Pooja Kanwar

Personal information
- Nationality: Indian
- Born: 15 April 2003 (age 22) Rajasthan, India
- Occupation: Handball player
- Years active: 2023–present

Sport
- Position: Right wing
- Team: India women's national handball team, Rajasthan (domestic)

= Pooja Kanwar =

Indian handball player

Pooja Kanwar (born 15 April 2003) is a handball player from Rajasthan. She plays for the India women's national handball team as right wing. She plays for Rajasthan in the domestic events.

== Early life ==
Kanwar is from Rajasthan, India.

== Career ==
In March 2024, Kanwar was the captain of the Rajasthan team which won a silver medal at the 52nd Senior Women’s National Handball Championship at Hathras, Uttar Pradesh.

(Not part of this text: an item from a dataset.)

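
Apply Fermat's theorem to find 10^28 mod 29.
By Fermat's Little Theorem, 10^{28} ≡ 1 mod 29 since 29 is prime and gcd(10, 29) = 1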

In March 2023, she was also part of the Rajasthan team that won the 51st Senior Women’s National Handball Championship at Varanasi, Uttar Pradesh held under the aegis of Handball Association of India

In 2023, she was part of the Indian women's team at the Asian Games at Hangzhou, the People’s Republic of China. This is the fifth Asian Games for the Indian women's handball team. They finished third in a tough group behind Japan and China and failed to advance.

In February 2023, she was selected to play the AHF President Cup Senior Women's Handball at Amman, Jordan. In November 2023, she also skippered the Rajasthan team which played the 37th National Games at Goa.